How much does a couple of hundredths of a second cost? Somewhere in excess of US$4 million, it would seem, as this Japanese supercapacitor supercar fractionally out-accelerates an upcoming Tesla Roadster worth less than 1/20th the price.
As EV genius Luke Workman once told us, electric vehicles have virtually limitless performance potential. "Your tire to street interface is your performance limiter," he said, and that's the first thing that came to mind when we saw the Aspark Owl blast onto the scene.
The Owl is a spartan electric sports car from Japan, and using an enhanced tire-to-street interface, it's just recorded a 1.89-second 0-100 km/h (0-62 mph) sprint.
That's a hundredth or two quicker than the purported 1.9-second 0-60 mph time on the upcoming Tesla Roadster, but to be fair, the Aspark team used hot race tires to get there.
The Owl itself looks like barely more than a drivetrain, a hastily assembled frame and a carbon fiber shell at the moment. And the test track where the feat was recorded wasn't even a test track at all. The Aspark team appears to have done it in the parking lot of an industrial estate, in pretty cramped quarters.
In a Facebook video released yesterday, the driver hits the gas, chirps off the line, hits triple digit kilometers in around 27 meters (88 ft) and then slams on the brakes to stop himself running into a vertical cliff face not much further in front of him. Watch the video here.
Still, as if we needed any more proof of how fast electric sports cars will be, a 1.89 second sprint will represent the quickest production car on the road if Aspark isn't gazumped by the time the Owl goes to production in around 2 years. And as these guys point out, acceleration is all that really counts on the road, where you'll humiliate any Lambo or Koenigsegg up to the speed limit and just have to sit there like everyone else.
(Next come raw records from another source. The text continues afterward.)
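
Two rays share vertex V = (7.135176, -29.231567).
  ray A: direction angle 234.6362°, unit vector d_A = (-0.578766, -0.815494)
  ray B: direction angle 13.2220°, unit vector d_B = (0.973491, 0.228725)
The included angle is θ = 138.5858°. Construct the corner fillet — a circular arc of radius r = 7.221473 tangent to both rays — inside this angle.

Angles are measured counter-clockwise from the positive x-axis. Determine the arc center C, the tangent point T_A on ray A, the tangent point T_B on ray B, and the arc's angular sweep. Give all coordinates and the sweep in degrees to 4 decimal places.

bisector direction at 303.9291° = (0.558167,-0.829729)
center distance |VC| = r/sin(θ/2) = 7.221473/sin(69.2929°) = 7.720196
C = V + |VC|·bis = (11.4443,-35.6372)
T_A = V + ((C−V)·d_A)·d_A = V + 2.7298·d_A = (5.5553,-31.4577)
T_B = V + ((C−V)·d_B)·d_B = V + 2.7298·d_B = (9.7926,-28.6072)
sweep = 180° − θ = 41.4142°

center=(11.4443,-35.6372) T_A=(5.5553,-31.4577) T_B=(9.7926,-28.6072) sweep=41.4142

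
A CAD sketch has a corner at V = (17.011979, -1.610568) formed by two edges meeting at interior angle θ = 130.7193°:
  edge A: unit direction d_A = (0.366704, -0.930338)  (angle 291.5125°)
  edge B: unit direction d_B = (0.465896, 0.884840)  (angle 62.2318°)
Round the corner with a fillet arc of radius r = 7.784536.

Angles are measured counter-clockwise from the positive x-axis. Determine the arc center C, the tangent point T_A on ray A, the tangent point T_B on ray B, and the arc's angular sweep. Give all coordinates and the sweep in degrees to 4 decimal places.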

The company is hoping to build 50 units, with gullwing doors, a fully digital dash, a steering wheel that has more buttons than a 90s stereo, a total weight of 850 kg (1,874 lb), a maximum power output of 320 kW (429 hp) and 764 Nm (563 lb-ft) of torque.
It'll be a 300-volt, 2,000 amp 4WD system powered by a combination of supercapacitors and batteries with an as yet unknown capacity or range. The price tag will be somewhere over US$4 million each.
Would we buy one? Heavens no. The Tesla Roadster is gonna start at $200 grand, and it'll have four seats, a huge range and will function as a very good actual automobile while only giving up a hundredth of a second or so in the sprint. In our experience, any sub-three second 0-100 time is more than enough to truly horrify most passengers. Sub-two seconds... Put it this way, make sure your mum's been drinking lots of milk before you try to show her what your Owl can do. She'll need the bone strength.
And anyway, at the rate these sprint times are coming down in the electric age, you might as well wait two years and buy something that'll get you up to freeway speed before you're finished blinking, with an on-call medical team ready to scrape your G-force-liquefied physical form out of the driver's seat so the next person can enjoy it. Why do things by halves?